A study found that 1% of Social Security recipients are too young to vote. If 800 social security recipients are randomly selected find the Mean, Variance and the Standard deviation of social security recipients who are too young to vote. Present your answer in two decimal places and in order: mean, Variance, Standard deviation.

For each Social Security recipient, there are only two possible outcomes. Either they are too young to vote, or they are not. The probability of a Social Security recipient is independent of any other Social Security recipient.
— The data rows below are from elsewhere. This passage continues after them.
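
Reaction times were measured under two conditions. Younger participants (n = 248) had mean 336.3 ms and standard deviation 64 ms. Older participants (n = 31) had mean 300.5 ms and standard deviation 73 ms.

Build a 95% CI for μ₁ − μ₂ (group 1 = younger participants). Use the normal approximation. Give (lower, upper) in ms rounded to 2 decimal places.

Per-group SEs: s₁/√n₁ = 64/√248 = 4.0640, s₂/√n₂ = 73/√31 = 13.1112.
Unpooled SE of the difference: √(16.516096 + 171.90356544) = 13.7266.
Margin of error = z* · SE = 1.960 × 13.7266 = 26.9041.
x̄₁ − x̄₂ = 336.3 − 300.5 = 35.8000.
CI: 35.8000 ± 26.9041 = (8.90, 62.70).

(8.90, 62.70)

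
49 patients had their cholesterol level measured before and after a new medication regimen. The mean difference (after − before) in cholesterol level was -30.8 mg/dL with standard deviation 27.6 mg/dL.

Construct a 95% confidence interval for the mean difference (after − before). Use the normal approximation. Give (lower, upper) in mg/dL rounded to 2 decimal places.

This is a matched-pairs design, so SE = s_d/√n = 27.6/√49 = 3.9429.
Margin = 1.960 × 3.9429 = 7.7281; the interval is -30.8 ± 7.7281 = (-38.53, -23.07).

(-38.53, -23.07)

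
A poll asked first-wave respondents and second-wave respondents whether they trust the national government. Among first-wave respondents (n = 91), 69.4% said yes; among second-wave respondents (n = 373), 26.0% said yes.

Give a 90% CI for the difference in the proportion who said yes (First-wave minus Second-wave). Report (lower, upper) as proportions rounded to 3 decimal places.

(0.346, 0.522)

SE₁ = √(p̂₁(1−p̂₁)/n₁) = √(0.6940·0.3060/91) = 0.04831; SE₂ = √(0.2600·0.7400/373) = 0.02271.
Independent samples: SE of the difference = √(SE₁² + SE₂²) = √(0.0023338561 + 0.0005157441) = 0.05338.
z* for 90% confidence is 1.645, so the margin of error is 1.645 × 0.05338 = 0.08781.
Point estimate p̂₁ − p̂₂ = 0.6940 − 0.2600 = 0.4340.
0.4340 ± 0.08781 → (0.346, 0.522).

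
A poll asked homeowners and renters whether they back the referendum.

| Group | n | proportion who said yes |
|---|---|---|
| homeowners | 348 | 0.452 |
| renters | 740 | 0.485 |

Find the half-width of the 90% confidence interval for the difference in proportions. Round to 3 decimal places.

SE₁ = √(p̂₁(1−p̂₁)/n₁) = √(0.4520·0.5480/348) = 0.02668; SE₂ = √(0.4850·0.5150/740) = 0.01837.
Independent samples: SE of the difference = √(SE₁² + SE₂²) = √(0.0007118224 + 0.0003374569) = 0.03239.
z* for 90% confidence is 1.645, so the margin of error is 1.645 × 0.03239 = 0.05328.

0.053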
So we use the binomial probability distribution to solve this question.

Binomial probability distribution

Probability of exactly x sucesses on n repeated trials, with p probability.

The expected value of the binomial distribution is:

[tex]E(X) = np[/tex]

The variance of the binomial distribution is:

[tex]V(X) = np(1-p)[/tex]

The standard deviation of the binomial distribution is:

[tex]\sqrt{V(X)} = \sqrt{np(1-p)}[/tex]

In this problem, we have that:

[tex]n = 800, p = 0.01[/tex]

So

Mean:

[tex]E(X) = np = 800*0.01 = 8[/tex]

The variance of the binomial distribution is:

[tex]V(X) = np(1-p) = 800*0.01*0.99 = 7.92[/tex]

The standard deviation of the binomial distribution is:

[tex]\sqrt{V(X)} = \sqrt{np(1-p)} = \sqrt{800*0.01*0.99} = 2.81[/tex]

Formatted answer: 8, 7.92, 2.81